#8 breve | Giovanni Bellini, Allegoria sacra
Manage episode 348836207 series 3153145
GIOVANNI BELLINI |
Allegoria sacra |
Uffizi, Sala 20 |
Versione breve | La narrazione è di Samira Lahhane, la voce di Micaela Casalboni |
Leggi la scheda completa dell'opera su uffizi.it
Giovanni Bellini | Holy Allegory | Room 20
Silence. I close my eyes, drag my feet over a smooth, cold surface. A floor in the finest marble takes me back to a distant past, when I was a child. I open my eyes and I am not alone: women, children, young and old men, crowd onto a large terrace overlooking a lake. It seems like a meeting, but it is not. There are prayers, but people are not looking at each other.

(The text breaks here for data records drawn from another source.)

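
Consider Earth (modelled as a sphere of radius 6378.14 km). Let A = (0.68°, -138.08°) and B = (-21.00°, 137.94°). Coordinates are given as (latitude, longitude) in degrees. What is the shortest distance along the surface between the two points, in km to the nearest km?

In radians: φ₁ = 0.0119, φ₂ = -0.3665, Δλ = -83.980° = -1.4657 rad.
cos c = sin φ₁ sin φ₂ + cos φ₁ cos φ₂ cos Δλ = (0.0119)(-0.3584) + (0.9999)(0.9336)(0.1049) = 0.09365,
so c = arccos(0.09365) = 1.47701 rad.
Distance = R·c = 6378.14 × 1.4770 ≈ 9421 km.

9421 km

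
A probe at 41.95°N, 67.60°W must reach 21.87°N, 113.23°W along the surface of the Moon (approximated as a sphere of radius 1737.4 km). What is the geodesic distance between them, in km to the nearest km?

1303 km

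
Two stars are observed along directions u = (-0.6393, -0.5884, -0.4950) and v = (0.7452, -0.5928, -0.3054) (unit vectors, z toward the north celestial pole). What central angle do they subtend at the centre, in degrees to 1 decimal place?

u·v = 0.0236; |u| = 1.0000, |v| = 1.0000.
cos θ = (u·v)/(|u||v|) = 0.0236, so θ = 88.6°.

88.6°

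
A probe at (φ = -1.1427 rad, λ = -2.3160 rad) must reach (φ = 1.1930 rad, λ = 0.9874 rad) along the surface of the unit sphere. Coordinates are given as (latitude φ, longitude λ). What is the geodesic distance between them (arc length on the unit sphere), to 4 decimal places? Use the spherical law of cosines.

3.0608

In radians: φ₁ = -1.1427, φ₂ = 1.1930, Δλ = -170.729° = -2.9798 rad.
cos c = sin φ₁ sin φ₂ + cos φ₁ cos φ₂ cos Δλ = (-0.9098)(0.9295) + (0.4151)(0.3689)(-0.9869) = -0.99673,
so c = arccos(-0.99673) = 3.06076 rad.
On the unit sphere the arc length equals the central angle: 3.0608.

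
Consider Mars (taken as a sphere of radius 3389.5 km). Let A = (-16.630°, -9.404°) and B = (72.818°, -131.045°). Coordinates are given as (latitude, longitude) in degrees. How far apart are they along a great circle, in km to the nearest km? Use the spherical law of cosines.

6800 km

In radians: φ₁ = -0.2902, φ₂ = 1.2709, Δλ = -121.641° = -2.1230 rad.
cos c = sin φ₁ sin φ₂ + cos φ₁ cos φ₂ cos Δλ = (-0.2862)(0.9554) + (0.9582)(0.2954)(-0.5246) = -0.42191,
so c = arccos(-0.42191) = 2.00634 rad.
Distance = R·c = 3389.5 × 2.0063 ≈ 6800 km.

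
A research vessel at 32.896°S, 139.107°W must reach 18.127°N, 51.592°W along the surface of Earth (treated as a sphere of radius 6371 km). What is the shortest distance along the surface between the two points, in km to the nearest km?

With latitudes φ₁ = -32.896°, φ₂ = 18.127° and longitude difference Δλ = 87.515°:
Haversine: a = sin²(Δφ/2) + cos φ₁ cos φ₂ sin²(Δλ/2) = 0.1855 + (0.8397)(0.9504)(0.4783) = 0.56719.
Central angle c = 2·arcsin(√a) = 1.70558 rad.
Distance = R·c = 6371 × 1.7056 ≈ 10866 km.

10866 km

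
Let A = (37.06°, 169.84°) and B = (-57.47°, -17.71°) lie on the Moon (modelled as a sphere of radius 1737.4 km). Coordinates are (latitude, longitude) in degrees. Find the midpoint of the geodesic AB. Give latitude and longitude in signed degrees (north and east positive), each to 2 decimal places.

The central angle between A and B is δ = 2.7749 rad.
With f = 0.5, the slerp weights are sin((1−f)δ)/sin δ = 2.7421 and sin(fδ)/sin δ = 2.7421.
Weighted sum of the unit vectors: (2.7421)·(-0.7855,0.1408,0.6027) + (2.7421)·(0.5123,-0.1636,-0.8431) = (-0.7492, -0.0626, -0.6594).
Converting back: φ = atan2(z, √(x²+y²)) = -41.25°, λ = atan2(y, x) = -175.23°.

-41.25°, -175.23°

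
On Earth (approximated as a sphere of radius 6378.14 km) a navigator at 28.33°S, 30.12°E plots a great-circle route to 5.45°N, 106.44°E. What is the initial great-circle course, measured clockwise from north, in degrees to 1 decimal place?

78.6°

With φ₁ = -0.4945, φ₂ = 0.0951, Δλ = 1.3320 rad, the forward-azimuth formula gives
θ = atan2( sin Δλ cos φ₂ , cos φ₁ sin φ₂ − sin φ₁ cos φ₂ cos Δλ ) = atan2(0.9672, 0.1953) = 78.58°.
So the initial bearing is 78.6°.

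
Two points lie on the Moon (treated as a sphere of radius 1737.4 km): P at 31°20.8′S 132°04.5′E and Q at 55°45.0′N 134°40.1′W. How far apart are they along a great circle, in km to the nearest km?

In radians: φ₁ = -0.5471, φ₂ = 0.9730, Δλ = 93.257° = 1.6276 rad.
cos c = sin φ₁ sin φ₂ + cos φ₁ cos φ₂ cos Δλ = (-0.5202)(0.8266) + (0.8540)(0.5628)(-0.0568) = -0.45731,
so c = arccos(-0.45731) = 2.04576 rad.
Distance = R·c = 1737.4 × 2.0458 ≈ 3554 km.

3554 km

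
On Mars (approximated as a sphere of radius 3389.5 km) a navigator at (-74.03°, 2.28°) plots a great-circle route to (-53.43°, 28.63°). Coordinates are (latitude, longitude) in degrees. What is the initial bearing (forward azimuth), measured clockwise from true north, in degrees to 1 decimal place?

42.1°

Δλ = 26.350° = 0.4599 rad.
y = sin Δλ · cos φ₂ = (0.4439)(0.5958) = 0.2644
x = cos φ₁ sin φ₂ − sin φ₁ cos φ₂ cos Δλ = (0.2751)(-0.8031) − (-0.9614)(0.5958)(0.8961) = 0.2923
θ = atan2(y, x) = 42.13°, so the bearing is 42.1°.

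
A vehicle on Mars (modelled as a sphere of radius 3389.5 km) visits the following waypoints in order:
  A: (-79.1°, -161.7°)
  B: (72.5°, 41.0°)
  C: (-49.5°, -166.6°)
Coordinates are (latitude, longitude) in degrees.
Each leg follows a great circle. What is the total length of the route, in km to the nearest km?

19251 km

Leg A→B: central angle 2.9929 rad, distance 10144.5 km.
Leg B→C: central angle 2.6866 rad, distance 9106.4 km.
Total: 10144.5 + 9106.4 ≈ 19251 km.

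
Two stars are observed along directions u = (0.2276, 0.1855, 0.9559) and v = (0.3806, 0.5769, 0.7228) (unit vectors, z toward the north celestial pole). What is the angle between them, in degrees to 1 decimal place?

u·v = 0.8846; |u| = 1.0000, |v| = 1.0001.
cos θ = (u·v)/(|u||v|) = 0.8845, so θ = 27.8°.

27.8°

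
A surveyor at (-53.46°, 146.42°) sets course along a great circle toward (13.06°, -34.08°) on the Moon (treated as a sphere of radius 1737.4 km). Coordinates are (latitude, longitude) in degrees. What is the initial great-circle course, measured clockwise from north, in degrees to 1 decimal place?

179.2°

Δλ = 179.500° = 3.1329 rad.
y = sin Δλ · cos φ₂ = (0.0087)(0.9741) = 0.0085
x = cos φ₁ sin φ₂ − sin φ₁ cos φ₂ cos Δλ = (0.5954)(0.2260) − (-0.8034)(0.9741)(-1.0000) = -0.6481
θ = atan2(y, x) = 179.25°, so the bearing is 179.2°.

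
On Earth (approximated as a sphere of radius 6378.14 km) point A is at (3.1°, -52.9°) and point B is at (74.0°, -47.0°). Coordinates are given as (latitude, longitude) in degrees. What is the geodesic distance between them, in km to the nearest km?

7902 km

In radians: φ₁ = 0.0541, φ₂ = 1.2915, Δλ = 5.900° = 0.1030 rad.
cos c = sin φ₁ sin φ₂ + cos φ₁ cos φ₂ cos Δλ = (0.0541)(0.9613) + (0.9985)(0.2756)(0.9947) = 0.32576,
so c = arccos(0.32576) = 1.23898 rad.
Distance = R·c = 6378.14 × 1.2390 ≈ 7902 km.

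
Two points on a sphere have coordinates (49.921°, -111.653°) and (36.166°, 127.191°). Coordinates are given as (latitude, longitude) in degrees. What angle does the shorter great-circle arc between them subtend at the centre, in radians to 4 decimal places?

1.3871 rad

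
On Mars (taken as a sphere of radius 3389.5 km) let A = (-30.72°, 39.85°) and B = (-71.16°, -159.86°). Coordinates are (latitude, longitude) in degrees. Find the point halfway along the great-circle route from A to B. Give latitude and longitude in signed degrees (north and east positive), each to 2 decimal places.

-68.77°, 50.94°

Central angle δ = 1.3468 rad. Interpolating on the sphere with fraction f = 0.5:
P = [sin((1−f)δ)·A + sin(fδ)·B] / sin δ = 0.6396·A + 0.6396·B in Cartesian coordinates,
giving P = (0.2282, 0.2812, -0.9321), i.e. latitude -68.77°, longitude 50.94°.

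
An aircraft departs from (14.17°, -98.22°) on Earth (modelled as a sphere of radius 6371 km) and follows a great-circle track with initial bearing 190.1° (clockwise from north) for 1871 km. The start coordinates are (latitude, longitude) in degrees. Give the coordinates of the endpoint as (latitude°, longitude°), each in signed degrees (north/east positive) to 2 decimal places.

Angular distance δ = d/R = 1871/6371 = 0.29367 rad; initial bearing θ = 3.3179 rad.
sin φ₂ = sin φ₁ cos δ + cos φ₁ sin δ cos θ = (0.2448)(0.9572) + (0.9696)(0.2895)(-0.9845) = -0.0420, so φ₂ = -2.41°.
Δλ = atan2(sin θ sin δ cos φ₁, cos δ − sin φ₁ sin φ₂) = atan2(-0.0492, 0.9675) = -2.912°.
λ₂ = -98.220° − 2.912° = -101.13°.

-2.41°, -101.13°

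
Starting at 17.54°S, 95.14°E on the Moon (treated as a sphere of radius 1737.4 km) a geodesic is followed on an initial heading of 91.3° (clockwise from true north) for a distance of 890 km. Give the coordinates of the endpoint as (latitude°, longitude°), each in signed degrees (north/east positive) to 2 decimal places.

Angular distance δ = d/R = 890/1737.4 = 0.51226 rad; initial bearing θ = 1.5935 rad.
sin φ₂ = sin φ₁ cos δ + cos φ₁ sin δ cos θ = (-0.3014)(0.8716) + (0.9535)(0.4901)(-0.0227) = -0.2733, so φ₂ = -15.86°.
Δλ = atan2(sin θ sin δ cos φ₁, cos δ − sin φ₁ sin φ₂) = atan2(0.4672, 0.7893) = 30.625°.
λ₂ = 95.140° + 30.625° = 125.76°.

-15.86°, 125.76°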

The terrace is fenced, but with an opening leading down to the lake. The doors to my house were always open too. My father was a generous person. He used to say that those who needed help were to feel welcome.
The Holy Allegory by Giovanni Bellini is one of the most mysterious works in art history. When it was painted, at the end of the 15th century, profane allegories were widespread, but not holy ones. Like the life of every individual, this artwork is unique, without comparison.
We are in an indefinite, “suspended” time. Who these enigmatic figures are, we cannot say with any certainty. For more than a century, art historians have been racking their brains trying to interpret a painting that, in the intention of the person who commissioned it, should have been understood only by a circle of well-read people. Of the many hypotheses proposed, the one I find most fascinating was posited by Gustav Ludwig. In 1902, he interpreted the terrace as the Garden of Eden, where the soul’s journey into Heaven starts. The soul, represented by the dressed child sitting on a cushion, is waiting to be judged by the Virgin, the saints behind her and the allegory of Justice. The two men standing on the right are identified as patron saints of the soul before the celestial court. On the other side of the terrace, the landscape alludes to the route taken by the soul to flee vice (represented by the centaur tempting the hermit) and arrive in Heaven, thanks to virtues such as patience, humility and abstinence, as represented by the donkey, the flock of sheep and the goat.
There is nothing exotic in the scene on the other side of the lake. If there is such a thing as a “different” place, it is the terrace. And yet, this is where the passage from non-communication to communication is played out. What will happen when the figures begin to act? Will Mary raise her eyes first, triggering the event that everyone is waiting for? Or will the child on the cushion stand up?
I had trouble communicating too, but I had a power inside: the encounter with my husband. Our journey was made of many sacrifices, I never stopped studying, “asking knowledge”, as we say in Arabic. The student is the “one who asks”. Along the way, I rediscovered something my father had taught me: the importance of keeping doors open. And so I became a mediator.
Like the clear water of this lake, which is a chromatic link between the terrace and the bank on the opposite side, leading to the sheer rocks, the village and the castle towering over the dense woods.
Then, there are the mountains, which I often dream about at night. I dream of climbing impervious paths, which is a bit like life. But in the end, I always reach my destination. And when I get to the top, I know I have made it.
I open my eyes. Mary lifts her gaze, and the conversation begins.